In the first half of 2021, Germany reported that its share of renewable energy fell to 42.6 percent of the country’s total power, down 8.1 percent. Offshore and onshore wind power fell by 28 percent. With Germany expected to lead the EU’s ambitions to rely entirely on renewables for decades to come, decarbonizing its national economy, it will have to show the world how it is recovering from this volatile year in the future.
In the US, General Electric’s (GE) renewable energy segment is also facing challenges due to rising feedstock and transportation costs negatively impacting its onshore wind operations. The firm’s chief executive, Larry Culp, stated: “I don’t see the edge of a resolution yet.” And “we will see a little more inflationary pressure in 2022,” he said.

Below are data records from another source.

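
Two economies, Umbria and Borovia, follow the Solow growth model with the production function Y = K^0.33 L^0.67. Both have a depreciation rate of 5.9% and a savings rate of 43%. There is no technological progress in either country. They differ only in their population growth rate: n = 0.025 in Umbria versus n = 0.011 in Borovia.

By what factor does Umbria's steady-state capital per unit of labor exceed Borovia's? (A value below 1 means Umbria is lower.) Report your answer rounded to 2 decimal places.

ratio ≈ 0.76

Steady-state k* = [s/(n + δ)]^(1/(1−α)), so the ratio is [ (s_U/(n + δ)_U) / (s_B/(n + δ)_B) ]^1.4925.
s_U/(n + δ)_U = 0.43/0.084 = 5.1190; s_B/(n + δ)_B = 0.43/0.070 = 6.1429.
Ratio = (5.1190/6.1429)^1.4925 = 0.8333^1.4925 ≈ 0.7617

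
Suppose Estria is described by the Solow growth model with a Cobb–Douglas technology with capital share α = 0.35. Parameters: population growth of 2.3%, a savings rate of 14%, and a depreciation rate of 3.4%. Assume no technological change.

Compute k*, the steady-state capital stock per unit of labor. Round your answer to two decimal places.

Steady state requires s·f(k) = (n + δ)·k, i.e. s·k^α = (n + δ)·k.
Dividing both sides by k: k^(1−α) = s / (n + δ).
k^0.65 = 0.14 / (0.023 + 0.034) = 0.14 / 0.057 = 2.4561
k* = 2.4561^(1/0.65) ≈ 3.9845

k* = 3.98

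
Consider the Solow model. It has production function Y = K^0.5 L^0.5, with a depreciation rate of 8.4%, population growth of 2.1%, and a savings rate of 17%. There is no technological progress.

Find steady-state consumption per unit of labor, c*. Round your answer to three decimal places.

Steady state requires s·f(k) = (n + δ)·k, i.e. s·k^α = (n + δ)·k.
Dividing both sides by k: k^(1−α) = s / (n + δ).
k^0.5 = 0.17 / (0.021 + 0.084) = 0.17 / 0.105 = 1.6190
k* = 1.6190^(1/0.5) ≈ 2.6212
y* = (k*)^α = 2.6212^0.5 ≈ 1.6190
c* = (1 − s)·y* = (1 − 0.17) × 1.6190 ≈ 1.3438

c* ≈ 1.344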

GE is fighting rising costs and supply chain difficulties, seeking alternative suppliers and buying alternative parts to try to manage prices. The inflation felt during and after the pandemic has hit businesses across all industries hard. However, burgeoning sectors like renewable energy are feeling it worse as they try to get off the ground, facing several obstacles along the way. For GE, the question of whether US production tax credits for onshore wind power will be extended adds to the uncertainty in the sector.
But several reports still predict record wind and solar results for 2022. Despite ongoing supply chain difficulties, many experts envisage a successful year for wind and solar power thanks to low prices. Supply chain costs and delays are also expected to lessen throughout the year. However, CEO of the American Council on Renewable Energy, Greg Wetstone, stated the need for greater regulatory certainty explaining, “We’re also in a moment where we have uncertainty on critical tax policy, and unfortunately, it’s a reality that the renewables sector has had to deal with from the beginning.”
Despite several challenges to the development of the world’s wind power, the Energy Information Administration (EIA) has announced plans for 21.5 GW of solar and 7.6 GW of wind in the U.S. in 2022, building upon the most successful wind, solar, and battery storage development year in history.
Renewable energy firms are hitting hurdles early in the game, following the optimism surrounding rapid expansion coming out of COP26. Siemens, Orsted, and GE have all faced losses related to low wind speeds and supply chain difficulties. However, as supply chain challenges begin to ease and more onshore and offshore wind turbines come online, we can expect to see a boost in the level of wind power in 2022 that is set to continue year-on-year.